The St. Charles West students overwhelmingly agreed. Most were quick to nod when asked if they think their generation is lazy or entitled. They think that trend is growing with each younger class of students.
"I think the difference between the juniors and seniors in this class compared to the sophomores and freshmen at this school is huge," Ryan said. "I think really the only thing that can account for that is the rapid change of technology. We see technology grow rapidly, and we see the change in students' responsibilities grow rapidly."
Ciara gave a specific example: "The art of writing a letter to accompany a thank-you note for letting you shadow someone on the job is a lost art because you could just email them. I just think that's lazy, personally."
"I also think our generation, they don't have any drive," Laura said. "I think that older generations have had that drive, and that's why they succeeded. … Our generation's like, 'Oh, we can do it. Why do we have to work that hard?' America has become complacent."
In his class, sophomore Jordan says we've moved from the "Information Age" into the "Entertainment Age."
"Rather than gathering information, we're obsessed with entertainment like the media, culture," he said. "So people get more and more focused on enjoying themselves."
Another sophomore, Sarah, is in a different position than many of her classmates. She has a 7-month-old son and is struggling to juggle school and the challenges of being a teen parent.
"He needs a lot of attention, so I have to give it to him instead of getting my homework done," she said.
Yet even she questions programs and lifestyles that seem to let people off the hook.
"I'm on Medicaid and (food stamps), so I get free check-ups and stuff like that," she said. "But then again, I'm not for (government aid) because my mom, she got laid off, and now she's on food stamps and stuff like that, but she's just being lazy. She isn't going out looking for a job. She's just using the system."
Is it schools?
For Melanie, a junior, all the uncertainty about the future adds up to a determination to take responsibility for her own goals. She already knows exactly what she wants to do after high school: major in chemistry and help develop alternative fuels to reduce the dependence on gasoline.
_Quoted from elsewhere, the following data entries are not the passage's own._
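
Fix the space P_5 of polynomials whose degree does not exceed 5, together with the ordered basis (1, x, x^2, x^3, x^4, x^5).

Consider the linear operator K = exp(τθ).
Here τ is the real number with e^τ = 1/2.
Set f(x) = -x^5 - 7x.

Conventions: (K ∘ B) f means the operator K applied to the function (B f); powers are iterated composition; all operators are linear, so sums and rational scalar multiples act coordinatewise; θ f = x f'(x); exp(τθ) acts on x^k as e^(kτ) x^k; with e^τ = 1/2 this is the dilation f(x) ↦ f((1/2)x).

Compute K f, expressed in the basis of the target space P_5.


the result is g(x) = -(1/32)x^5 - (7/2)x

exp(τθ) x^k = e^(kτ) x^k; with e^τ = 1/2 this sends x^k to (1/2)^k x^k
x ↦ 1/2 x
x^5 ↦ 1/32 x^5
applying this coordinatewise to f: exp(τθ) f = -(1/32)x^5 - (7/2)x


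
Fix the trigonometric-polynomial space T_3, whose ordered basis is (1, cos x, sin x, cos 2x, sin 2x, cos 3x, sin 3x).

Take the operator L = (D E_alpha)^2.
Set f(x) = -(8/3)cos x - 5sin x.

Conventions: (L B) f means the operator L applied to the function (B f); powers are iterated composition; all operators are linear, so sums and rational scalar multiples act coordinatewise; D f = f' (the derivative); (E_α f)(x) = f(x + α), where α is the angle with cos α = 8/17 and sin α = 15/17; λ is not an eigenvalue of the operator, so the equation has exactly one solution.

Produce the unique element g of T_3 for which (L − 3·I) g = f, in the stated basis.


the image equals g(x) = (512/1443)cos x + (2085/962)sin x

write g with unknown coordinates in the stated basis and equate coefficients in (L − 3·I) g = f
solving from the highest basis element down gives g = (512/1443)cos x + (2085/962)sin x
check: L g = -(2312/1443)cos x + (1445/962)sin x
so L g − 3·g = -(8/3)cos x - 5sin x = f ✓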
She said she doesn't see that same focus in others her age. While she's not sure what caused the difference between them and her, what she does know is that the gap between students who want to learn and students who don't has a tangible effect in the classroom.
"I feel like sometimes (teachers) give less work or work of less difficulty to just kind of make sure everyone does it," she said. "People who don't care as much about school may feel more inclined to do it because it's easy. Well, then that means that people who do want to work and people who like school and people who want to learn new information don't feel pushed hard enough."
Janine argued that high school students today don't have the best teachers anymore.
"You have your older teachers retiring, so that would be your strict education," she said. "The problem with the younger generation is the lack of education."
Ryan again peppered the conversation with pragmatism.
"For me, it means I just leave class and go home and study on my own," he said.
Melanie says that it all depends on them, the students.
"I think it varies from person to person," she said. "I know people who really just don't care, who want to go through life and just get by and have fun. But some of us want to make a difference. I think it might have to do with how you grow up because my parents have always pushed stuff on me. You need to do something rewarding with your life and just not try to go through it with settling for not being the best you can be."
That's an endgame most students seemed to share, though what that means and how they'll each get there remains to be seen.